The New China of the Caribbean? The Rise of the Dominican Republic as a manufacturing hub
In the post-pandemic world, market dynamics are defined by supply chain disruptions and geopolitical tensions, prompting many companies to relocate operations closer to home.
This strategy, known as nearshoring, aims to enhance logistical resilience, reduce costs, and mitigate risks. Latin America and the Caribbean have emerged as key destinations in this trend—and among them, the Dominican Republic stands out.
The country’s free zone regime, in place for nearly 50 years, has been one of the pillars of this growth. Currently, more than 840 companies operate in approximately 90 industrial parks across the country, benefiting from tax incentives and a business-friendly environment.

Strategic Advantages as a Manufacturing Hub
Prime location and Ssrong logistics network
The Dominican Republic’s strategic location in the heart of the Caribbean is a major competitive advantage. It is just two hours by air from Miami and around two days by sea from major ports on the U.S. East Coast. This proximity enables companies to meet shorter delivery times and respond quickly to market demands—something that is difficult to achieve from distant manufacturing centers like those in Asia.
The country also boasts robust logistics infrastructure, including eight top-tier international airports ensuring excellent air connectivity. On the maritime front, ports like Caucedo Multimodal and Haina Port are recognized for their high operational efficiency and productivity.
Thanks to this network, the movement of goods to and from the country is fast, secure, and reliable—critical for companies operating under just-in-time production models.
Trade agreements
Location is further strengthened by preferential access to the world’s largest market—the United States. The Dominican Republic is part of the DR-CAFTA trade agreement, which eliminates tariffs on the majority of goods traded with the U.S. and Central America.
In addition, the country has trade agreements with the European Union (EPA CARIFORUM-EU) and other regional markets, significantly expanding export opportunities. This enables a manufacturer operating in the Dominican Republic to serve not only the U.S. market but also to export freely to Canada, Mexico, and Europe—solidifying its role as a multi-regional export hub.
This combination of geographic proximity and trade openness positions the Dominican Republic as a natural bridge between the Americas and Europe for manufacturing.
Modern infrastructure and Ccmpetitive industrial parks
The country has consistently invested in improving its productive infrastructure to support the growth of the sector. Today, there are around 90 active free zone parks in different regions of the country. These industrial spaces offer modern facilities, reliable utilities, and amenities such as water treatment, security, and on-site customs. The availability of ready-to-use spaces enables companies to start operations quickly and efficiently.
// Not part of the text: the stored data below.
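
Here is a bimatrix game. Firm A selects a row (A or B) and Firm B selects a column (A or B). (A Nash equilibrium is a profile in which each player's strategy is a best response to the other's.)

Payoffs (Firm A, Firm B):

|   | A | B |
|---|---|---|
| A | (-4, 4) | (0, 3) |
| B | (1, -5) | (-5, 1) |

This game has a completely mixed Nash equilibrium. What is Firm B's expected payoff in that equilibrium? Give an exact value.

First find p, the probability Firm A plays A, from Firm B's indifference between A and B: 4p − 5(1−p) = 3p + (1−p), giving p = 6/7.
Since Firm B is indifferent in equilibrium, Firm B's expected payoff equals the payoff from either column against (6/7, 1/7). Using A: 4(6/7) − 5(1/7) = 19/7.

19/7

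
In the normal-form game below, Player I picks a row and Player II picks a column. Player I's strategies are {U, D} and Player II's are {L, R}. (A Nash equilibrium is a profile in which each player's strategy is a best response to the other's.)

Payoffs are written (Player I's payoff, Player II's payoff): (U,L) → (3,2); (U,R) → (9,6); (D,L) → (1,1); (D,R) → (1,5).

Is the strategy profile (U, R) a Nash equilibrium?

Yes

At (U, R), Player I earns 9; switching to D would give 1, so Player I has no profitable deviation.
Player II earns 6; switching to L would give 2, so Player II has no profitable deviation.
Neither player can gain by a unilateral deviation, so this profile is a Nash equilibrium.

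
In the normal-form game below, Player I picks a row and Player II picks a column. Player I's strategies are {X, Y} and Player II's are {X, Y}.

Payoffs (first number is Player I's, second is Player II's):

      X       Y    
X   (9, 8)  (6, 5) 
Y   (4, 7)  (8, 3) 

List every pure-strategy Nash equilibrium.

(X, X)

(X, X): Player I gets 9 ≥ 4 from Y, and Player II gets 8 ≥ 5 from Y — Nash equilibrium.
(X, Y): Player I prefers Y (8 > 6); Player II prefers X (8 > 5) — not an equilibrium.
(Y, X): Player I prefers X (9 > 4) — not an equilibrium.
(Y, Y): Player II prefers X (7 > 3) — not an equilibrium.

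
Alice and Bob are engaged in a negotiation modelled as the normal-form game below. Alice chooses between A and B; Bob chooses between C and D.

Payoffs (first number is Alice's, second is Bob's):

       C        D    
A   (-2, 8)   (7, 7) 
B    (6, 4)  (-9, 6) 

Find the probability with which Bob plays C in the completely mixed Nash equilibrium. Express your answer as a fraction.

2/3

Let c be the probability that Bob plays C. In a completely mixed equilibrium, Alice must be indifferent between A and B.
Alice's expected payoff from A is −2c + 7(1−c); from B it is 6c − 9(1−c).
Setting these equal: −9c + 7 = 15c − 9, so c = 2/3.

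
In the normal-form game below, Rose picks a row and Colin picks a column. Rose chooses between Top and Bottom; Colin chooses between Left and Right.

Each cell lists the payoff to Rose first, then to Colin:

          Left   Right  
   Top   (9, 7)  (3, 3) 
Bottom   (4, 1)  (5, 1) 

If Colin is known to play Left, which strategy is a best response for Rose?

Against Left, Rose earns 9 from Top and 4 from Bottom.
So Top is the best response.

Top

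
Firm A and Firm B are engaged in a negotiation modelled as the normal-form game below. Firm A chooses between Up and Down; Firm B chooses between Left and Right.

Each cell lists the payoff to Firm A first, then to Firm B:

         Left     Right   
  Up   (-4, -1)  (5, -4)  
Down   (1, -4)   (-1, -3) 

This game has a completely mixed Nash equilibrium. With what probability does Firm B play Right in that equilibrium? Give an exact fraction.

5/11

Let c be the probability that Firm B plays Left. In a completely mixed equilibrium, Firm A must be indifferent between Up and Down.
Firm A's expected payoff from Up is −4c + 5(1−c); from Down it is c − (1−c).
Setting these equal: −9c + 5 = 2c − 1, so c = 6/11.
Therefore Firm B plays Right with probability 1 − 6/11 = 5/11.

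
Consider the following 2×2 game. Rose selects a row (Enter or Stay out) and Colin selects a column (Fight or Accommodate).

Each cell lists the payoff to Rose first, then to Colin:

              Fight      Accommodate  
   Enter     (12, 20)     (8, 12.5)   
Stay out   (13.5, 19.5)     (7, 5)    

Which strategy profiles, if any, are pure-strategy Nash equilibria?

(Stay out, Fight)

(Enter, Fight): Rose prefers Stay out (13.5 > 12) — not an equilibrium.
(Enter, Accommodate): Colin prefers Fight (20 > 12.5) — not an equilibrium.
(Stay out, Fight): Rose gets 13.5 ≥ 12 from Enter, and Colin gets 19.5 ≥ 5 from Accommodate — Nash equilibrium.
(Stay out, Accommodate): Rose prefers Enter (8 > 7); Colin prefers Fight (19.5 > 5) — not an equilibrium.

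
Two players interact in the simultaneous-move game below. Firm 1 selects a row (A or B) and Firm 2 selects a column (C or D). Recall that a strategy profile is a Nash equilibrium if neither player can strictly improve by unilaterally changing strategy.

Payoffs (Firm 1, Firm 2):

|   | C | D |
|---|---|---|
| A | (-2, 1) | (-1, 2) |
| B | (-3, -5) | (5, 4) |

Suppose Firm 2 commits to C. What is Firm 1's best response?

Against C, Firm 1 earns -2 from A and -3 from B.
So A is the best response.

A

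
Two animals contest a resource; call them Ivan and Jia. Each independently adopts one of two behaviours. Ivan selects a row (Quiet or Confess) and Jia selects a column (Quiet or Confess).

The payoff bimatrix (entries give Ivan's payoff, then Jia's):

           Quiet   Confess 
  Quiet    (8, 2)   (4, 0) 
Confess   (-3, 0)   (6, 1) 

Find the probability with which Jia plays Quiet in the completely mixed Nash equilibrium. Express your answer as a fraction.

Let y be the probability that Jia plays Quiet. In a completely mixed equilibrium, Ivan must be indifferent between Quiet and Confess.
Ivan's expected payoff from Quiet is 8y + 4(1−y); from Confess it is −3y + 6(1−y).
Setting these equal: 4y + 4 = −9y + 6, so y = 2/13.

2/13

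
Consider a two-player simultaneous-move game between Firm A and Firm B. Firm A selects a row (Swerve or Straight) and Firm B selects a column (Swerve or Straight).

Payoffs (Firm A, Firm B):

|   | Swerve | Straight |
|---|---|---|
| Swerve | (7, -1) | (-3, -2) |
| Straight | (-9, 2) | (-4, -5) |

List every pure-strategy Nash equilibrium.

(Swerve, Swerve): Firm A gets 7 ≥ -9 from Straight, and Firm B gets -1 ≥ -2 from Straight — Nash equilibrium.
(Swerve, Straight): Firm B prefers Swerve (-1 > -2) — not an equilibrium.
(Straight, Swerve): Firm A prefers Swerve (7 > -9) — not an equilibrium.
(Straight, Straight): Firm A prefers Swerve (-3 > -4); Firm B prefers Swerve (2 > -5) — not an equilibrium.

(Swerve, Swerve)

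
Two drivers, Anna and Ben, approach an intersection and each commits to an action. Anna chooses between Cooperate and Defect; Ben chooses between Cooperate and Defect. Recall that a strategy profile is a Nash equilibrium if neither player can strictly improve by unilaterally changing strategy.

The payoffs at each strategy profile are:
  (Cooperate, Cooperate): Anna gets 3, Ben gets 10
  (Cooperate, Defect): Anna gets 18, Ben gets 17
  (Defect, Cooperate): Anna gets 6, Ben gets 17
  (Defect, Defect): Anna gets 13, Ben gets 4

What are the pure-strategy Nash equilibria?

(Cooperate, Defect) and (Defect, Cooperate)

(Cooperate, Cooperate): Anna prefers Defect (6 > 3); Ben prefers Defect (17 > 10) — not an equilibrium.
(Cooperate, Defect): Anna gets 18 ≥ 13 from Defect, and Ben gets 17 ≥ 10 from Cooperate — Nash equilibrium.
(Defect, Cooperate): Anna gets 6 ≥ 3 from Cooperate, and Ben gets 17 ≥ 4 from Defect — Nash equilibrium.
(Defect, Defect): Anna prefers Cooperate (18 > 13); Ben prefers Cooperate (17 > 4) — not an equilibrium.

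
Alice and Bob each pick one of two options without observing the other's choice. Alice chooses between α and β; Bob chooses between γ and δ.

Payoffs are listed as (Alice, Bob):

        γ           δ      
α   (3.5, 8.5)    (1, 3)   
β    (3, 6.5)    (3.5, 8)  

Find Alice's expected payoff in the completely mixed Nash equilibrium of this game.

First find q, the probability Bob plays γ, from Alice's indifference between α and β: 3.5q + (1−q) = 3q + 3.5(1−q), giving q = 5/6.
Since Alice is indifferent in equilibrium, Alice's expected payoff equals the payoff from either row against (5/6, 1/6). Using α: 3.5(5/6) + (1/6) = 37/12.

37/12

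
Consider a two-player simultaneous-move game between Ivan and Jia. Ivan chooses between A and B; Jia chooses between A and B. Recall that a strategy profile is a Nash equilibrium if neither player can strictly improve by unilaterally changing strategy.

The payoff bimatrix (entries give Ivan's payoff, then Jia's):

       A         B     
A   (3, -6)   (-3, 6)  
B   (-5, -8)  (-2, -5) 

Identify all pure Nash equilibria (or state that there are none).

(B, B)

(A, A): Jia prefers B (6 > -6) — not an equilibrium.
(A, B): Ivan prefers B (-2 > -3) — not an equilibrium.
(B, A): Ivan prefers A (3 > -5); Jia prefers B (-5 > -8) — not an equilibrium.
(B, B): Ivan gets -2 ≥ -3 from A, and Jia gets -5 ≥ -8 from A — Nash equilibrium.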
Tax incentives and free trade zone regime
A key factor in the country’s appeal is its favorable tax incentive regime, especially for companies operating under the Free Trade Zone system. Law 8-90 provides a 100% exemption from virtually all taxes and duties for companies located within these industrial parks, creating a highly competitive environment for investment and operation.
These benefits include full exemption from income tax, import duties on raw materials, equipment, and machinery, as well as municipal taxes, customs fees, corporate formation taxes, capital increases, property registration fees, and VAT (ITBIS). This legal framework allows companies to invest, scale, and adapt to global market demands while securing sustainable growth.
Macroeconomic stability and a favorable business climate
When evaluating a destination for productive investment, political and economic stability are crucial. In this regard, the Dominican Republic offers a rare degree of certainty in the region. With over two decades of stable democracy and market-oriented policies, the country has positioned itself as an attractive jurisdiction for foreign capital.
According to the Central Bank, real GDP grew by 5% in 2024—reflecting the strength and dynamism of the Dominican economy and reinforcing its appeal as a destination for business expansion.
The country also provides a secure legal framework for investors: Law 16-95 ensures equal conditions for foreign investment and allows free repatriation of capital and profits. Contracts and property rights are protected under the Constitution. Altogether, this creates an ecosystem where launching and operating manufacturing processes is profitable, secure, and predictable over the long term.